Intervention de Manuel Valls

Réunion du 17 mars 2016 à 15h00
Protection de la nation — Rappel au règlement, amendement 14

Manuel Valls, Premier ministre :

Après le vote qui interviendra tout à l'heure à la Haute Assemblée, il faudra rapprocher les points de vue. Ce que j’ai voulu dire, hier, c’est que, sur les quatre points qui ont été inclus dans cet amendement, le chemin vers l’Assemblée nationale sera, sinon impossible – j’espère que ce ne sera pas le cas –, du moins difficile.

Non, hier, je n’ai pas fait de provocation. J’ai tout simplement voulu dire ce que nous pensions, nous, des points de l’amendement adoptés par votre commission des lois, compte tenu du débat qui a eu lieu à l’Assemblée nationale.

Oui, les débats à l’Assemblée nationale ont été difficiles, et d'abord au sein de ma famille politique.
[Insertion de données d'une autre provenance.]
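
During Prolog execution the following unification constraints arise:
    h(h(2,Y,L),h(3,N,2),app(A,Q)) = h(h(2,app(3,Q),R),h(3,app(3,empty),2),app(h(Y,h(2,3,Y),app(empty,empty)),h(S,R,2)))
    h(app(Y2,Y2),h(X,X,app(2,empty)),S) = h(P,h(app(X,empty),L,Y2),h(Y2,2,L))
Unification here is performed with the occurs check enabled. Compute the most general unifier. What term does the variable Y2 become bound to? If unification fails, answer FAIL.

FAIL

Decompose h/3: h(2,Y,L) = h(2,app(3,Q),R),  h(3,N,2) = h(3,app(3,empty),2),  app(A,Q) = app(h(Y,h(2,3,Y),app(empty,empty)),h(S,R,2)).
Decompose h/3: 2 = 2,  Y = app(3,Q),  L = R.
Delete trivial equation 2 = 2.
Bind Y := app(3,Q); substituting into the one remaining equation that mentions Y gives: app(A,Q) = app(h(app(3,Q),h(2,3,app(3,Q)),app(empty,empty)),h(S,R,2)).
Bind L := R; substituting into the one remaining equation that mentions L gives: h(app(Y2,Y2),h(X,X,app(2,empty)),S) = h(P,h(app(X,empty),R,Y2),h(Y2,2,R)).
Decompose h/3: 3 = 3,  N = app(3,empty),  2 = 2.
Delete trivial equation 3 = 3.
Bind N := app(3,empty); no other remaining equation mentions N.
Delete trivial equation 2 = 2.
Decompose app/2: A = h(app(3,Q),h(2,3,app(3,Q)),app(empty,empty)),  Q = h(S,R,2).
Bind A := h(app(3,Q),h(2,3,app(3,Q)),app(empty,empty)); no other remaining equation mentions A.
Bind Q := h(S,R,2); no other remaining equation mentions Q. Substituting into the earlier bindings gives Y := app(3,h(S,R,2)), A := h(app(3,h(S,R,2)),h(2,3,app(3,h(S,R,2))),app(empty,empty)).
Decompose h/3: app(Y2,Y2) = P,  h(X,X,app(2,empty)) = h(app(X,empty),R,Y2),  S = h(Y2,2,R).
Bind P := app(Y2,Y2); no other remaining equation mentions P.
Decompose h/3: X = app(X,empty),  X = R,  app(2,empty) = Y2.
Occurs check fails: X occurs in app(X,empty); the equation X = app(X,empty) has no finite solution.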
Mais, parce qu’il ne pouvait en être autrement, je n’ai pas cessé de bâtir un compromis entre, d’une part, la majorité des députés de gauche, socialistes et radicaux, et, de l’autre, ceux de l’UDI et du groupe Les Républicains, pour rassembler une majorité des trois cinquièmes, non pas pour l’imposer au Sénat, mais pour avancer – sauf erreur de ma part, je sais qu’il n’y aura pas ici, et ce n’est pas le sens d’une réforme constitutionnelle à ce stade, de majorité des trois cinquièmes autour de la proposition de M. le rapporteur.

Hier, j’ai uniquement voulu mettre en garde contre le fait que le chemin serait long et difficile pour rapprocher les positions du Sénat et de l’Assemblée nationale, si vous votez l’amendement tel qu’il vous est proposé, ce qui, mesdames, messieurs les sénateurs, est votre droit le plus strict. Connaissant le fond des débats, je sais que ce ne sera pas chose aisée…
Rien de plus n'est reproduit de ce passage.